Question

The equations of the lines through the origin making an angle of \[{60^\circ }\] with the line \[x + y\sqrt 3 + 3\sqrt 3 = 0\] are
A. \[y = 0,x - y\sqrt 3 = 0\]
В. \[x = 0,x - y\sqrt 3 = 0\]
C. \[x = 0,x + y\sqrt 3 = 0\]
D. \[y = 0,x + y\sqrt 3 = 0\]

Answer 1

Hint: In general, the equation y = mx indicates a straight line with gradient m that passes through the origin. \[y = mx\] is the equation for a straight line with gradient m going through the origin.

Formula Used:
A line's slope intercept is given as \[y = mx\] Where, the variable \[m\] in the formula is the slope.

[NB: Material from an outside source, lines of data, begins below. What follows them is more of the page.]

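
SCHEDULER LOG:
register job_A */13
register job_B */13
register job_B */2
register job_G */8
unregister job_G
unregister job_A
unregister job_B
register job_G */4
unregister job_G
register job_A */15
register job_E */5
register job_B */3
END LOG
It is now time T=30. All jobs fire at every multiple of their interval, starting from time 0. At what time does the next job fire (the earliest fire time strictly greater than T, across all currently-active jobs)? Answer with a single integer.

Op 1: register job_A */13 -> active={job_A:*/13}
Op 2: register job_B */13 -> active={job_A:*/13, job_B:*/13}
Op 3: register job_B */2 -> active={job_A:*/13, job_B:*/2}
Op 4: register job_G */8 -> active={job_A:*/13, job_B:*/2, job_G:*/8}
Op 5: unregister job_G -> active={job_A:*/13, job_B:*/2}
Op 6: unregister job_A -> active={job_B:*/2}
Op 7: unregister job_B -> active={}
Op 8: register job_G */4 -> active={job_G:*/4}
Op 9: unregister job_G -> active={}
Op 10: register job_A */15 -> active={job_A:*/15}
Op 11: register job_E */5 -> active={job_A:*/15, job_E:*/5}
Op 12: register job_B */3 -> active={job_A:*/15, job_B:*/3, job_E:*/5}
  job_A: interval 15, next fire after T=30 is 45
  job_B: interval 3, next fire after T=30 is 33
  job_E: interval 5, next fire after T=30 is 35
Earliest fire time = 33 (job job_B)

Answer: 33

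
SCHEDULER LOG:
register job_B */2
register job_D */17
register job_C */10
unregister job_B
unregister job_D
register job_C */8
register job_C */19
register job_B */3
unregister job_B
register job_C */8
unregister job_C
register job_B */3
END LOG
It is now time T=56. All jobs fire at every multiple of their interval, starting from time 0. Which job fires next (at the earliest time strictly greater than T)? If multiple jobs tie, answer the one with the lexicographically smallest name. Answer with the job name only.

Answer: job_B

Derivation:
Op 1: register job_B */2 -> active={job_B:*/2}
Op 2: register job_D */17 -> active={job_B:*/2, job_D:*/17}
Op 3: register job_C */10 -> active={job_B:*/2, job_C:*/10, job_D:*/17}
Op 4: unregister job_B -> active={job_C:*/10, job_D:*/17}
Op 5: unregister job_D -> active={job_C:*/10}
Op 6: register job_C */8 -> active={job_C:*/8}
Op 7: register job_C */19 -> active={job_C:*/19}
Op 8: register job_B */3 -> active={job_B:*/3, job_C:*/19}
Op 9: unregister job_B -> active={job_C:*/19}
Op 10: register job_C */8 -> active={job_C:*/8}
Op 11: unregister job_C -> active={}
Op 12: register job_B */3 -> active={job_B:*/3}
  job_B: interval 3, next fire after T=56 is 57
Earliest = 57, winner (lex tiebreak) = job_B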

Complete step by step Solution:
The line through the origin is said by the equation as below
\[y = mx\] --- (1)
We have been given in the question that the equation of the line is
 \[x + y\sqrt 3 + 3\sqrt 3 = 0\] ---- (2)
The above line has the slope as
\[ - \dfrac{1}{{\sqrt 3 }}\]
We have been given in the question that the angle between (1) and (2) is \[{60^\circ }\]
Then we have
\[\left| {\dfrac{{m + \dfrac{1}{{\sqrt 3 }}}}{{1 - \dfrac{m}{{\sqrt 3 }}}}} \right| = \tan {60^\circ }\]
Now, we have to determine the value of \[\tan {60^\circ }\]in the above equation and also solve the numerator and denominator, we get
\[\left| {\dfrac{{\sqrt 3 \;{\rm{m}} + 1}}{{\sqrt 3 - {\rm{m}}}}} \right| = \sqrt 3 \]
On removing the modulus from the above equation, we get
\[\dfrac{{\sqrt 3 \;{\rm{m}} + 1}}{{\sqrt 3 - {\rm{m}}}} = \pm \sqrt 3 \]
Now, let’s move the term \[\sqrt 3 - 1\] from denominator of the left hand side to the right hand side of the equation, we get
\[\sqrt 3 \;{\rm{m}} - 1 = \pm \sqrt 3 (\sqrt 3 - {\rm{m}})\]
On multiplying the term \[ \pm \sqrt 3 \]with the terms inside the parentheses, we get
\[\sqrt 3 \;{\rm{m}} - 1 = 3 - \sqrt 3 \;{\rm{m}}\]
Now, we have to solve for \[m\], we get
\[{\rm{m}} = \dfrac{1}{{\sqrt 3 }}\]
Therefore, the equations of the lines through the origin making an angle of \[{60^\circ }\] with the line \[x + y\sqrt 3 + 3\sqrt 3 = 0\] are \[y = \dfrac{x}{{\sqrt 3 }}\] or \[x - y\sqrt 3 \]

Therefore, the correct option is (B).

Note:Any straight line, such as \[ax + by + c = 0\] that goes through the origin will satisfies the point (0,0) when (0,0) is introduced into the line.
That is,\[a\left( 0 \right) + b\left( 0 \right) + c = 0\]
\[ \Rightarrow C = 0\]
As a result, the value of C will be zero.